טכניון מכון טכנולוגי לישראל
הטכניון מכון טכנולוגי לישראל - בית הספר ללימודי מוסמכים  
M.Sc Thesis
M.Sc StudentNimrod Raifer
SubjectInformation Retrieval Meets Game Theory: The Ranking
Competition Between Documents Authors
DepartmentDepartment of Industrial Engineering and Management
Supervisors Full Professor Kurland Oren
Full Professor Tennenholtz Moshe
Full Thesis textFull thesis text - English Version


Abstract

In competitive search settings as the Web, there is an ongoing ranking competition between document authors (publishers) for certain queries. The goal is to have documents highly ranked, and the means is document manipulation applied in response to rankings. Existing retrieval models, and their theoretical underpinnings (e.g., the probability ranking principle), do not account for post-ranking corpus dynamics driven by this strategic behavior of publishers. However, the dynamics has major eect on retrieval eectiveness due to the availability of content in the corpus. Furthermore, while manipulation strategies observed over the Web were reported in past literature, they were not analyzed as on-going, and changing, post-ranking response strategies, nor were they connected to the foundations of classical ad hoc retrieval models (e.g., content-based document-query surface level similarities and document relevance priors).

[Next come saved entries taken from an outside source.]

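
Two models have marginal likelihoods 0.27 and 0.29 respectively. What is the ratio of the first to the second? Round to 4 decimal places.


Evidence ratio = 0.27 / 0.29
= 0.931

0.931


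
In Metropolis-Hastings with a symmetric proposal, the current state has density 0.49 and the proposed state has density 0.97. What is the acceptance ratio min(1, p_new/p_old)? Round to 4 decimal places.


Ratio = p_new / p_old = 0.97 / 0.49 = 1.9796
Acceptance = min(1, 1.9796) = 1.0

1.0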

We present a novel theoretical and empirical analysis of the strategic behavior of publishers using these foundations. Empirical analysis of controlled ranking competitions that we organized reveals a key strategy of publishers: making their documents (gradually) become similar to documents ranked the highest in previous rankings. Our theoretical analysis of the ranking competition as a repeated game, and its minmax regret equilibrium, yields a result that supports the merits of this publishing strategy. We further show that it can be predicted with high accuracy, and without explicit knowledge of the ranking function, whether documents will be promoted to the highest rank in our competitions. The prediction utilizes very few features which quantify changes of documents, specifically with respect to those previously ranked the highest.